Revisionism is a word which has several meanings.

  • Among historians, revisionism has traditionally been used in a completely neutral sense to describe the work or ideas of a historian who has revised a previously accepted view of a particular topic. As historical research techniques change many fields of research go through periods of controversy as younger historians seek to revise established knowledges.
    • This usage has declined amongst some historians because within the field of Holocaust studies revisionism has come to specifically designate historical or pseudo-historical work which aims to deny the extent of the Jewish Holocaust.

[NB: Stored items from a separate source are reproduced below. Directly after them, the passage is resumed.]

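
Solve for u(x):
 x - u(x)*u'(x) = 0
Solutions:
 u(x) = -sqrt(C1 + x^2)
 u(x) = sqrt(C1 + x^2)


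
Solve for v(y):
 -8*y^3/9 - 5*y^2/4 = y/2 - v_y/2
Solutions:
 v(y) = C1 + 4*y^4/9 + 5*y^3/6 + y^2/2


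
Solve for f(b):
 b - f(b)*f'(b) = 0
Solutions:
 f(b) = -sqrt(C1 + b^2)
 f(b) = sqrt(C1 + b^2)


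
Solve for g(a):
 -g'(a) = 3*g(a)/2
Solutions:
 g(a) = C1*exp(-3*a/2)


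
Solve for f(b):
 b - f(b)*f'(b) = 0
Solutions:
 f(b) = -sqrt(C1 + b^2)
 f(b) = sqrt(C1 + b^2)


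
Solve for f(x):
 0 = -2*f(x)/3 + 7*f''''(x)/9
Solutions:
 f(x) = C1*exp(-6^(1/4)*7^(3/4)*x/7) + C2*exp(6^(1/4)*7^(3/4)*x/7) + C3*sin(6^(1/4)*7^(3/4)*x/7) + C4*cos(6^(1/4)*7^(3/4)*x/7)


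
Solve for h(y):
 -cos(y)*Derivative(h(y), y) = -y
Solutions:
 h(y) = C1 + Integral(y/cos(y), y)


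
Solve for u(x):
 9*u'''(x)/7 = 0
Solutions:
 u(x) = C1 + C2*x + C3*x^2


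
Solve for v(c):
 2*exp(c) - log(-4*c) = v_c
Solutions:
 v(c) = C1 - c*log(-c) + c*(1 - 2*log(2)) + 2*exp(c)


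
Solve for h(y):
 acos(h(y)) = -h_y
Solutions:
 Integral(1/acos(_y), (_y, h(y))) = C1 - y


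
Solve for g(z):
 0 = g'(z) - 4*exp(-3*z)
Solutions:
 g(z) = C1 - 4*exp(-3*z)/3


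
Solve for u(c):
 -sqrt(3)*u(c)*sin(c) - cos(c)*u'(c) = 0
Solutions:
 u(c) = C1*cos(c)^(sqrt(3))


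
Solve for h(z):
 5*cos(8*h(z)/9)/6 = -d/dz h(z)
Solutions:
 5*z/6 - 9*log(sin(8*h(z)/9) - 1)/16 + 9*log(sin(8*h(z)/9) + 1)/16 = C1


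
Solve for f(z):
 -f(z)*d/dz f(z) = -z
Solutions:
 f(z) = -sqrt(C1 + z^2)
 f(z) = sqrt(C1 + z^2)


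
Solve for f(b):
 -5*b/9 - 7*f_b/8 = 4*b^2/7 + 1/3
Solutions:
 f(b) = C1 - 32*b^3/147 - 20*b^2/63 - 8*b/21


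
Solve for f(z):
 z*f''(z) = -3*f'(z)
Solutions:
 f(z) = C1 + C2/z^2


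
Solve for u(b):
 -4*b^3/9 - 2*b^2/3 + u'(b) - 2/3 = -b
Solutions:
 u(b) = C1 + b^4/9 + 2*b^3/9 - b^2/2 + 2*b/3


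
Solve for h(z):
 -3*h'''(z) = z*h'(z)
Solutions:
 h(z) = C1 + Integral(C2*airyai(-3^(2/3)*z/3) + C3*airybi(-3^(2/3)*z/3), z)


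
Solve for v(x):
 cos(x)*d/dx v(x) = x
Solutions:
 v(x) = C1 + Integral(x/cos(x), x)


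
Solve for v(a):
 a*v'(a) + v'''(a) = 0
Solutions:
 v(a) = C1 + Integral(C2*airyai(-a) + C3*airybi(-a), a)


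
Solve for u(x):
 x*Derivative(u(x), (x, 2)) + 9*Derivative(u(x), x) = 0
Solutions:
 u(x) = C1 + C2/x^8


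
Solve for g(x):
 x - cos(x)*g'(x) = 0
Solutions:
 g(x) = C1 + Integral(x/cos(x), x)


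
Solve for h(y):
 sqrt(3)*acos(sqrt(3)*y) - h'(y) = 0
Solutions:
 h(y) = C1 + sqrt(3)*(y*acos(sqrt(3)*y) - sqrt(3)*sqrt(1 - 3*y^2)/3)


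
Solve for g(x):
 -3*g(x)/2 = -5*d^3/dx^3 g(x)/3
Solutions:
 g(x) = C3*exp(30^(2/3)*x/10) + (C1*sin(3*10^(2/3)*3^(1/6)*x/20) + C2*cos(3*10^(2/3)*3^(1/6)*x/20))*exp(-30^(2/3)*x/20)


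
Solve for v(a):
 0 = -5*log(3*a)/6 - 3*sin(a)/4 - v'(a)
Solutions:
 v(a) = C1 - 5*a*log(a)/6 - 5*a*log(3)/6 + 5*a/6 + 3*cos(a)/4


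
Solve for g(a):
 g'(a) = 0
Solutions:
 g(a) = C1


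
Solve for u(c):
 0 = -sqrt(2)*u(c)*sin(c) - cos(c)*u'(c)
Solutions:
 u(c) = C1*cos(c)^(sqrt(2))


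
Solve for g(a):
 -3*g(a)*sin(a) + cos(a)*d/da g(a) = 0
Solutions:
 g(a) = C1/cos(a)^3


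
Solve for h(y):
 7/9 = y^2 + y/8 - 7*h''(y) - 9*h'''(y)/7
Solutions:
 h(y) = C1 + C2*y + C3*exp(-49*y/9) + y^4/84 - 95*y^3/16464 - 126761*y^2/2420208


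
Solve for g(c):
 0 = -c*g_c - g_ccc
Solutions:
 g(c) = C1 + Integral(C2*airyai(-c) + C3*airybi(-c), c)


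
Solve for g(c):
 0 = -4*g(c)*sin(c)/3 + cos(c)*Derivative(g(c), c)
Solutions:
 g(c) = C1/cos(c)^(4/3)


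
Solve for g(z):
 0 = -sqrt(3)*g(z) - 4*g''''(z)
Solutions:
 g(z) = (C1*sin(3^(1/8)*z/2) + C2*cos(3^(1/8)*z/2))*exp(-3^(1/8)*z/2) + (C3*sin(3^(1/8)*z/2) + C4*cos(3^(1/8)*z/2))*exp(3^(1/8)*z/2)


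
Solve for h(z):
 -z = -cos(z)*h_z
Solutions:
 h(z) = C1 + Integral(z/cos(z), z)


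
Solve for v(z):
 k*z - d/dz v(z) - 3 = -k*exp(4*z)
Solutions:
 v(z) = C1 + k*z^2/2 + k*exp(4*z)/4 - 3*z


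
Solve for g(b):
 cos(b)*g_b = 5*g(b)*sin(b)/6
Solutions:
 g(b) = C1/cos(b)^(5/6)


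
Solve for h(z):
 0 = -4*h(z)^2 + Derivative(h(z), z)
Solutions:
 h(z) = -1/(C1 + 4*z)


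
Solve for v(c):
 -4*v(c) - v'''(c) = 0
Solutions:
 v(c) = C3*exp(-2^(2/3)*c) + (C1*sin(2^(2/3)*sqrt(3)*c/2) + C2*cos(2^(2/3)*sqrt(3)*c/2))*exp(2^(2/3)*c/2)


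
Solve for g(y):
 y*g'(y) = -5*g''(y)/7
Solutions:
 g(y) = C1 + C2*erf(sqrt(70)*y/10)


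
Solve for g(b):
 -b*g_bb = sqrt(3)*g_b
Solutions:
 g(b) = C1 + C2*b^(1 - sqrt(3))


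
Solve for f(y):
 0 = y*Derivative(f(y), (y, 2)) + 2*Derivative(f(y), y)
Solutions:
 f(y) = C1 + C2/y


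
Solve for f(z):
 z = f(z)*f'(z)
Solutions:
 f(z) = -sqrt(C1 + z^2)
 f(z) = sqrt(C1 + z^2)


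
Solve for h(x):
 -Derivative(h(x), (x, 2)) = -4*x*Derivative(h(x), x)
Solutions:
 h(x) = C1 + C2*erfi(sqrt(2)*x)


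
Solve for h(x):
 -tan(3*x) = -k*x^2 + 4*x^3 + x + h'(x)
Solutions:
 h(x) = C1 + k*x^3/3 - x^4 - x^2/2 + log(cos(3*x))/3


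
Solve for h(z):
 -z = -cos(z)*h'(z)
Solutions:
 h(z) = C1 + Integral(z/cos(z), z)


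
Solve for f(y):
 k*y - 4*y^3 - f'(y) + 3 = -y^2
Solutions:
 f(y) = C1 + k*y^2/2 - y^4 + y^3/3 + 3*y


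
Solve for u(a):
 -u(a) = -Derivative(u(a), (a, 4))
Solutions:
 u(a) = C1*exp(-a) + C2*exp(a) + C3*sin(a) + C4*cos(a)


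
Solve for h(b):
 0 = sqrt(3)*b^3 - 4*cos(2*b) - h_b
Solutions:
 h(b) = C1 + sqrt(3)*b^4/4 - 2*sin(2*b)


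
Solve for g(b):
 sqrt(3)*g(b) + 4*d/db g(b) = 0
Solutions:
 g(b) = C1*exp(-sqrt(3)*b/4)


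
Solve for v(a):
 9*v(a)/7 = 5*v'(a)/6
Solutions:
 v(a) = C1*exp(54*a/35)


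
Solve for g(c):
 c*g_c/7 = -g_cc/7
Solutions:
 g(c) = C1 + C2*erf(sqrt(2)*c/2)


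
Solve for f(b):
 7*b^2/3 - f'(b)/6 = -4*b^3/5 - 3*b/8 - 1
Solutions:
 f(b) = C1 + 6*b^4/5 + 14*b^3/3 + 9*b^2/8 + 6*b


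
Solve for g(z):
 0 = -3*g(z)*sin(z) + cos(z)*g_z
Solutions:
 g(z) = C1/cos(z)^3


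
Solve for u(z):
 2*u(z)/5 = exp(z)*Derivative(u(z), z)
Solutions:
 u(z) = C1*exp(-2*exp(-z)/5)


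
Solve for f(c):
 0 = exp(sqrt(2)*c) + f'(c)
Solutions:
 f(c) = C1 - sqrt(2)*exp(sqrt(2)*c)/2


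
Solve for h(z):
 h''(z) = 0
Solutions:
 h(z) = C1 + C2*z


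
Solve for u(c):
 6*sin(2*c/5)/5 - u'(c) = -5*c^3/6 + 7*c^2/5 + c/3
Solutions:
 u(c) = C1 + 5*c^4/24 - 7*c^3/15 - c^2/6 - 3*cos(2*c/5)


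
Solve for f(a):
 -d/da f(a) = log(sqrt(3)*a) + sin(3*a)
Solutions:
 f(a) = C1 - a*log(a) - a*log(3)/2 + a + cos(3*a)/3


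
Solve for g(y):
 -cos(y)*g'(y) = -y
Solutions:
 g(y) = C1 + Integral(y/cos(y), y)


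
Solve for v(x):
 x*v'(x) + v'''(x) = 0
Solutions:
 v(x) = C1 + Integral(C2*airyai(-x) + C3*airybi(-x), x)


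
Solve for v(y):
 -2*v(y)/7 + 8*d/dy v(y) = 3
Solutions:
 v(y) = C1*exp(y/28) - 21/2


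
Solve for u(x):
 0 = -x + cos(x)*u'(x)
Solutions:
 u(x) = C1 + Integral(x/cos(x), x)


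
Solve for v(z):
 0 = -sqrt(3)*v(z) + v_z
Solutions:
 v(z) = C1*exp(sqrt(3)*z)


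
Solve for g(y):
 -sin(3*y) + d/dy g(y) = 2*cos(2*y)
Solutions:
 g(y) = C1 + sin(2*y) - cos(3*y)/3


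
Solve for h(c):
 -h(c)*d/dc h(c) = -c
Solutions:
 h(c) = -sqrt(C1 + c^2)
 h(c) = sqrt(C1 + c^2)


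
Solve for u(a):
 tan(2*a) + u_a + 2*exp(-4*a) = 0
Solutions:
 u(a) = C1 - log(tan(2*a)^2 + 1)/4 + exp(-4*a)/2


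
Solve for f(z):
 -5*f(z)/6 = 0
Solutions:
 f(z) = 0


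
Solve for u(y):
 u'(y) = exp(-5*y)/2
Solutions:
 u(y) = C1 - exp(-5*y)/10


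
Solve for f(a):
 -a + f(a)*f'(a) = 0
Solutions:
 f(a) = -sqrt(C1 + a^2)
 f(a) = sqrt(C1 + a^2)


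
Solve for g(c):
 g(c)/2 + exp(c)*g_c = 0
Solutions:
 g(c) = C1*exp(exp(-c)/2)


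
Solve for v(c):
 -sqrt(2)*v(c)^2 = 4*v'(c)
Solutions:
 v(c) = 4/(C1 + sqrt(2)*c)


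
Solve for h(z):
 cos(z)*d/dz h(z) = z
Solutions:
 h(z) = C1 + Integral(z/cos(z), z)


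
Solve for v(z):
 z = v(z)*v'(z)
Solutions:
 v(z) = -sqrt(C1 + z^2)
 v(z) = sqrt(C1 + z^2)


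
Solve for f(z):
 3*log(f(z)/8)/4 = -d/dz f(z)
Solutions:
 -4*Integral(1/(-log(_y) + 3*log(2)), (_y, f(z)))/3 = C1 - z


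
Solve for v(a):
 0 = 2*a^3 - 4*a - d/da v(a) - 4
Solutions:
 v(a) = C1 + a^4/2 - 2*a^2 - 4*a


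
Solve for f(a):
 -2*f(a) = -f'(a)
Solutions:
 f(a) = C1*exp(2*a)


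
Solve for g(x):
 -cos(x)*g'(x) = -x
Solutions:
 g(x) = C1 + Integral(x/cos(x), x)


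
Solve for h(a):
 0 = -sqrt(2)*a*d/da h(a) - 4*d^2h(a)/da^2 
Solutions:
 h(a) = C1 + C2*erf(2^(3/4)*a/4)


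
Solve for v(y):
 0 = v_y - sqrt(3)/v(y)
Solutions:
 v(y) = -sqrt(C1 + 2*sqrt(3)*y)
 v(y) = sqrt(C1 + 2*sqrt(3)*y)


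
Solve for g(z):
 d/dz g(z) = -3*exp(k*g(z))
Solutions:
 g(z) = Piecewise((log(1/(C1*k + 3*k*z))/k, Ne(k, 0)), (nan, True))
 g(z) = Piecewise((C1 - 3*z, Eq(k, 0)), (nan, True))


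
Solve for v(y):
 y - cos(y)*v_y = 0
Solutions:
 v(y) = C1 + Integral(y/cos(y), y)


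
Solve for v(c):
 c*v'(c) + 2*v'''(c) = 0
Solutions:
 v(c) = C1 + Integral(C2*airyai(-2^(2/3)*c/2) + C3*airybi(-2^(2/3)*c/2), c)


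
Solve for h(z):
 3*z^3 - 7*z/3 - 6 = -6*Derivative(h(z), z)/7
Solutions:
 h(z) = C1 - 7*z^4/8 + 49*z^2/36 + 7*z


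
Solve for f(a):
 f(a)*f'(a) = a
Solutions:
 f(a) = -sqrt(C1 + a^2)
 f(a) = sqrt(C1 + a^2)


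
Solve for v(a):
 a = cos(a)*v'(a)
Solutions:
 v(a) = C1 + Integral(a/cos(a), a)


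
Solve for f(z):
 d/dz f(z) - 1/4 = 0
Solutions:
 f(z) = C1 + z/4


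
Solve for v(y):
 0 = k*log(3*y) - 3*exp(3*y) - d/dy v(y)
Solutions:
 v(y) = C1 + k*y*log(y) + k*y*(-1 + log(3)) - exp(3*y)


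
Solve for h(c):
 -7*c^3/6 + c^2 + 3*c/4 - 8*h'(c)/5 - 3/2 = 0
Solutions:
 h(c) = C1 - 35*c^4/192 + 5*c^3/24 + 15*c^2/64 - 15*c/16


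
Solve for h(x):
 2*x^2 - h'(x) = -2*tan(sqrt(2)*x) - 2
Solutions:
 h(x) = C1 + 2*x^3/3 + 2*x - sqrt(2)*log(cos(sqrt(2)*x))


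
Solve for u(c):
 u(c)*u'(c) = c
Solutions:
 u(c) = -sqrt(C1 + c^2)
 u(c) = sqrt(C1 + c^2)


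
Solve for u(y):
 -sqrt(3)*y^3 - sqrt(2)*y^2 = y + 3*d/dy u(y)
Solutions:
 u(y) = C1 - sqrt(3)*y^4/12 - sqrt(2)*y^3/9 - y^2/6


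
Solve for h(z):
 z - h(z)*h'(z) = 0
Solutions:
 h(z) = -sqrt(C1 + z^2)
 h(z) = sqrt(C1 + z^2)


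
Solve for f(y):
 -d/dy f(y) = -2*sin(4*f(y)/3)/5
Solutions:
 -2*y/5 + 3*log(cos(4*f(y)/3) - 1)/8 - 3*log(cos(4*f(y)/3) + 1)/8 = C1


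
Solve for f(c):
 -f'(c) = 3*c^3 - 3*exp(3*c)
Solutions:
 f(c) = C1 - 3*c^4/4 + exp(3*c)


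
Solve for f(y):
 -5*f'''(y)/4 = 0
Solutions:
 f(y) = C1 + C2*y + C3*y^2


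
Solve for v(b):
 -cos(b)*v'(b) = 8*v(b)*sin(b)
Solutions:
 v(b) = C1*cos(b)^8


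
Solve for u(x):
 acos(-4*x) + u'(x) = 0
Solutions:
 u(x) = C1 - x*acos(-4*x) - sqrt(1 - 16*x^2)/4


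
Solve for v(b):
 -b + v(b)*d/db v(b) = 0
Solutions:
 v(b) = -sqrt(C1 + b^2)
 v(b) = sqrt(C1 + b^2)


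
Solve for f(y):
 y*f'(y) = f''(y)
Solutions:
 f(y) = C1 + C2*erfi(sqrt(2)*y/2)


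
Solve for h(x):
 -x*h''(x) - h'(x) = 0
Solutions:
 h(x) = C1 + C2*log(x)


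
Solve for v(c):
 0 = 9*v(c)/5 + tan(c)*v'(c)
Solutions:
 v(c) = C1/sin(c)^(9/5)


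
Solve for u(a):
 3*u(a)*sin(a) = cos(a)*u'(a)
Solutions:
 u(a) = C1/cos(a)^3


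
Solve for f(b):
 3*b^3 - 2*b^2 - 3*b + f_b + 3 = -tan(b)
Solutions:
 f(b) = C1 - 3*b^4/4 + 2*b^3/3 + 3*b^2/2 - 3*b + log(cos(b))


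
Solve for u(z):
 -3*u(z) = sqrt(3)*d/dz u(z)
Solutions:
 u(z) = C1*exp(-sqrt(3)*z)


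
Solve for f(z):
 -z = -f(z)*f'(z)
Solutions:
 f(z) = -sqrt(C1 + z^2)
 f(z) = sqrt(C1 + z^2)


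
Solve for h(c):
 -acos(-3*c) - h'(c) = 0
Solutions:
 h(c) = C1 - c*acos(-3*c) - sqrt(1 - 9*c^2)/3


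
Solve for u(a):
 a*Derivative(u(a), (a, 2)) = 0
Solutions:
 u(a) = C1 + C2*a


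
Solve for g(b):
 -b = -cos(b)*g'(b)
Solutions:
 g(b) = C1 + Integral(b/cos(b), b)


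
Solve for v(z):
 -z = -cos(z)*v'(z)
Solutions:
 v(z) = C1 + Integral(z/cos(z), z)


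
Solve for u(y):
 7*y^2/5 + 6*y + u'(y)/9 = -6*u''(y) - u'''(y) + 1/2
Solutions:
 u(y) = C1 + C2*exp(y*(-3 + 4*sqrt(5)/3)) + C3*exp(-y*(4*sqrt(5)/3 + 3)) - 21*y^3/5 + 3267*y^2/5 - 703359*y/10


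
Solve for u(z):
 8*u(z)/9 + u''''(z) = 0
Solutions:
 u(z) = (C1*sin(2^(1/4)*sqrt(3)*z/3) + C2*cos(2^(1/4)*sqrt(3)*z/3))*exp(-2^(1/4)*sqrt(3)*z/3) + (C3*sin(2^(1/4)*sqrt(3)*z/3) + C4*cos(2^(1/4)*sqrt(3)*z/3))*exp(2^(1/4)*sqrt(3)*z/3)


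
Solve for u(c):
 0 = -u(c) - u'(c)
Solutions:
 u(c) = C1*exp(-c)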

    • More generally, revisionism is used by non-historians as a pejorative term for biased historical work which denies that some past events took place. See historical revisionism.
  • Territorial revisionism is sometimes used as an euphemism for revanchism. The term has some usage in European post-Cold War debate, where many ethnic minorities hope to change the state borders drawn up after World War II.
  • In the history of socialism, the word revisionist was used in the late 19th century to describe those writers, such as Eduard Bernstein and Karl Kautsky, who sought to revise the teachings of Karl Marx, mainly on the issue of whether a violent revolution was necessary to achieve socialism. The term reformism was also used.
  • In the 1940s and 1950s within the international Communist movement, revisionism was used to describe Communists who focused on consumer goods production instead of heavy industry, accepted national differences and encouraged democratic reforms. Revisionism was one of the charges leveled at national communists or Titoists in a series of purges beginning in 1949 in Eastern Europe. After Stalin's death revisionism became briefly acceptable in Hungary during Imre Nagy's government (1953-1955) and in Poland during Wladyslaw Gomulka's government, although neither Nagy nor Gomulka described themselves as revisionists.
  • Following the Soviet repression of the Hungarian Revolution in 1956, many people, particularly intellectuals, resigned from western Communist parties in protest. They were sometimes accused of revisionism by "loyalist" Communists. E. P. Thompson's New Reasoner was an example of this revisionism. This movement eventually became known as the New Left.